Now Eric Whitacre composes classical choral works of music. In a TED conference talk (I lasted about 3:45 minutes before my first tear,) he told an audience how a young women sang a portion of one of his works on youtube. It inspired him to try an experiment. He would assemble a choir made up of youtube videos of people singing from all over the world.
He created a soundless youtube video of him conducting a song, then made another with with a piano background for the song and made the music available.
Eventually, over 2050 people from over 50 countries created their own personal videos of their part of the song. Some of them did over 50 "takes" to get the recording they were satisfied with.
He was fortunate to get one volunteer to weave and "render' them all together.
Describing his experience coordinating this extraordinarily beautiful production, he described how he discovered, "Human beings will go to any lengths necessary to find and connect with each other. It doesn't matter the technology. People seemed to be experiencing an actual choir. They never met. I feel an esprit de corps."
Technologically, for the audo engineers reading this, he added, "With 2000 syncronized youtubes videos the render time is atrocious. "
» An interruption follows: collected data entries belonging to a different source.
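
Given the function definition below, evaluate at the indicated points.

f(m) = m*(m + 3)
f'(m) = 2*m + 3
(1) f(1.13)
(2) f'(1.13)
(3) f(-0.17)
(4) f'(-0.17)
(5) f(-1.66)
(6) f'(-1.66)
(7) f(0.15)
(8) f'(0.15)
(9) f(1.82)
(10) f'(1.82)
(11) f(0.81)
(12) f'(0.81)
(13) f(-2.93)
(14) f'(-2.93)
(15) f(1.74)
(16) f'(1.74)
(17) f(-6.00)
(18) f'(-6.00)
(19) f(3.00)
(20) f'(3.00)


(1) = 4.67
(2) = 5.26
(3) = -0.48
(4) = 2.66
(5) = -2.22
(6) = -0.32
(7) = 0.47
(8) = 3.30
(9) = 8.77
(10) = 6.64
(11) = 3.09
(12) = 4.62
(13) = -0.21
(14) = -2.86
(15) = 8.25
(16) = 6.48
(17) = 18.00
(18) = -9.00
(19) = 18.00
(20) = 9.00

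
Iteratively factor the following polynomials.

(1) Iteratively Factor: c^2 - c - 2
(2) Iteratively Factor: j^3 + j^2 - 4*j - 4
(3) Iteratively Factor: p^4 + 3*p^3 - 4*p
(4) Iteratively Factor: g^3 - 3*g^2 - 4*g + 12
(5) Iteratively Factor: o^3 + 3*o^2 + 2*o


(1) = (c - 2)*(c + 1)
(2) = (j + 1)*(j^2 - 4) = (j - 2)*(j + 1)*(j + 2)
(3) = (p - 1)*(p^3 + 4*p^2 + 4*p) = (p - 1)*(p + 2)*(p^2 + 2*p) = p*(p - 1)*(p + 2)*(p + 2)
(4) = (g - 2)*(g^2 - g - 6) = (g - 2)*(g + 2)*(g - 3)
(5) = (o)*(o^2 + 3*o + 2) = o*(o + 2)*(o + 1)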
The TED video briefly shows his first experiment, then walks us through more on how he put a bigger project together and shows the first two minutes of the actual Bottom Up Virtual Choir. Below that, you can listen to and view the full performance. This new, extraordinary art form seems to be one more way for humanity to build bridges of connection between us. I'd love to see this kind of art included in movies and TV. Imagine James Cameron's sequel to Pandora with a choir of thousands creating the sound for his next 3-D adventure.